The paper introduces a novel approach to utilizing aerial imagery for Earth science and natural resource management, specifically targeting the limitations of traditional methods that rely on synthesized top-down “orthomosaic” images. These conventional methods often lack vertical information and may include processing artifacts, which can hinder accurate predictions, such as tree species classification.
The proposed method generates predictions directly from raw aerial images and accurately maps these predictions into geospatial coordinates using semantic meshes. This approach allows analysts to utilize the highest quality data, capture information about the vertical aspects of objects, and leverage multiple viewpoints of each location for enhanced robustness. The method is released as a user-friendly open-source toolkit, making it accessible for broader use.
The effectiveness of this multiview approach is demonstrated on a new benchmark dataset comprising four forest sites in the western United States. This dataset includes drone images, photogrammetry results, predicted tree locations, and species classification data derived from manual surveys. The results show a significant improvement in classification accuracy, from 53% to 75%, compared to the orthomosaic baseline on a challenging cross-site tree species classification task.

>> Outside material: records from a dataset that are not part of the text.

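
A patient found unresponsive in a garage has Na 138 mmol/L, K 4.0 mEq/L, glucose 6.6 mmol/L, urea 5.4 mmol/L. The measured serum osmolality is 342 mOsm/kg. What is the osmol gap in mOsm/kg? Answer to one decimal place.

Calculated osmolality = 2·Na + glucose + urea
= 2·138 + 6.6 + 5.4
= 276 + 6.60 + 5.40
= 288 mOsm/kg ≈ 288.0 mOsm/kg
Osmolar gap = measured − calculated = 342 − 288.0 = 54.0 mOsm/kg

54.0 mOsm/kg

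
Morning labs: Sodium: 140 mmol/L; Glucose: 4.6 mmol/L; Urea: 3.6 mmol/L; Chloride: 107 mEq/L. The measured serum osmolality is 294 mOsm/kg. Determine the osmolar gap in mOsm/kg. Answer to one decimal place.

5.8 mOsm/kg

Calculated osmolality = 2·Na + glucose + urea
= 2·140 + 4.6 + 3.6
= 280 + 4.60 + 3.60
= 288.2 mOsm/kg ≈ 288.2 mOsm/kg
Osmolar gap = measured − calculated = 294 − 288.2 = 5.8 mOsm/kg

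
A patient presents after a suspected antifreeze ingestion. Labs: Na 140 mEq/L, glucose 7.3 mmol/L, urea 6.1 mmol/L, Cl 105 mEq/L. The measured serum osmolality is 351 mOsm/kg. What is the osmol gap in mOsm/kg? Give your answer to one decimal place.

57.6 mOsm/kg

Calculated osmolality = 2·Na + glucose + urea
= 2·140 + 7.3 + 6.1
= 280 + 7.30 + 6.10
= 293.4 mOsm/kg ≈ 293.4 mOsm/kg
Osmolar gap = measured − calculated = 351 − 293.4 = 57.6 mOsm/kg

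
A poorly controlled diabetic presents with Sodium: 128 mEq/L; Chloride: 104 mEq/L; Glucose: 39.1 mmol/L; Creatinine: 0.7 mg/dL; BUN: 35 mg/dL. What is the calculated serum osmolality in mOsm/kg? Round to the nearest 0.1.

Calculated osmolality = 2·Na + glucose + BUN/2.8
= 2·128 + 39.1 + 35/2.8
= 256 + 39.10 + 12.50
= 307.6 mOsm/kg

307.6 mOsm/kg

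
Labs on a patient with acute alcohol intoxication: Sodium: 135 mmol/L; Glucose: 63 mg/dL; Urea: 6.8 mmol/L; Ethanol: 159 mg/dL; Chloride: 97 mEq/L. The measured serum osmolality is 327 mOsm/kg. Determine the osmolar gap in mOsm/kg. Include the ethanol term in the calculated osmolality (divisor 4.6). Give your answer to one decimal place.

12.1 mOsm/kg

Calculated osmolality = 2·Na + glucose/18 + urea + ethanol/4.6
= 2·135 + 63/18 + 6.8 + 159/4.6
= 270 + 3.50 + 6.80 + 34.57
= 314.87 mOsm/kg ≈ 314.9 mOsm/kg
Osmolar gap = measured − calculated = 327 − 314.9 = 12.1 mOsm/kg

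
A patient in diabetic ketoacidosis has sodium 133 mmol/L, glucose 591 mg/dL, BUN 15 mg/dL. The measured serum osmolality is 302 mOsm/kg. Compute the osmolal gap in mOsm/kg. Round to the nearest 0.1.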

This advancement highlights the value of using raw images and multiple perspectives for more accurate and robust predictions in aerial imagery analysis. By addressing the limitations of orthomosaic images and providing a comprehensive toolkit, this method offers a significant contribution to the fields of Earth science and natural resource management. The open-source nature of the toolkit ensures that it can be widely adopted and further developed by the research community, fostering continued innovation and improvement in aerial imagery analysis.